Gericht zu faul zum Lesen

■ Ein U-Häftling, der seiner Frau draußen lange Briefe schreibt, soll sich kürzer fassen / Richter hat offenbar keine Lust, bei der Postkontrolle viel zu arbeiten

Einem 55jährigen Untersuchungshäftling wurde jetzt von der 24.Strafkammer des Landgerichts angedroht, seine Post werde nicht mehr befördert, wenn er weiterhin so rege mit seiner Frau korrespondiere wie bisher. Der Grund: Das Gericht, das die ein- und ausgehenden Briefe der ihm zugeordneten U -Häftlinge auf ihren Inhalt hin kontrolliert, ist zu faul, so viele und so lange Briefe zu lesen.
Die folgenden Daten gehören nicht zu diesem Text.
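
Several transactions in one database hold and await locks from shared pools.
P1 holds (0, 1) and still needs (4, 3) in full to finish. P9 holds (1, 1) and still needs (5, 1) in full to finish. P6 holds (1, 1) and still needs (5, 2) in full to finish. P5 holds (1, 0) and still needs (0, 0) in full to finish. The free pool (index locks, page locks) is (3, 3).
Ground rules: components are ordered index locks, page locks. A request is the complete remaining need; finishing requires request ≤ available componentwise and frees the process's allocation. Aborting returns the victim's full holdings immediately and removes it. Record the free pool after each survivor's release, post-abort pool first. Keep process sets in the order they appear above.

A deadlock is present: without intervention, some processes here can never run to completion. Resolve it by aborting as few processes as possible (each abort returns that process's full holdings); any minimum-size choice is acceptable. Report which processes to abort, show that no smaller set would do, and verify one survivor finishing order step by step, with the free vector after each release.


Minimum abort set: P6.
Key observation: the deadlocked P9 becomes finishable only because P6 released (1, 1); it completes at step 3 below.
No smaller set exists: with zero aborts the deadlock remains.
The survivors complete as P5, P1, P9. Walking it through (starting from the post-abort pool):
  pool = (4, 4)
  run P5 (needs (0, 0), free (4, 4)); after release of (1, 0) the pool is (5, 4)
  run P1 (needs (4, 3), free (5, 4)); after release of (0, 1) the pool is (5, 5)
  run P9 (needs (5, 1), free (5, 5)); after release of (1, 1) the pool is (6, 6)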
Der Gefangene Helmut R. sitzt seit Ende Februar wegen des Vorwurfs, mit Haschisch gehandelt zu haben, in U-Haft und korrespondiert seither täglich mit seiner Frau Karin. Das seit fünf Jahren verheiratete Ehepaar hatte kurz vor der Verhaftung von Helmut R. nach einer schweren Ehekrise wieder zusammengefunden. Weil es nicht mehr möglich war, die alten Probleme mündlich aufzuarbeiten, versuchen sie nun, dies in Briefen zu tun - der längste, den Karin R. von ihren Mann bekam, umfaßte zwölf Seiten. Daß Mann und Frau jeden Tag einen Brief abschicken, bedeutet noch lange nicht, daß auch jeden Tag einer ankommt. „Einmal wöchentlich“, berichtete Karin R., „kommt ein ganzer Haufen, wenn man Glück hat auch zweimal.“ Ihrem Mann ginge es genauso.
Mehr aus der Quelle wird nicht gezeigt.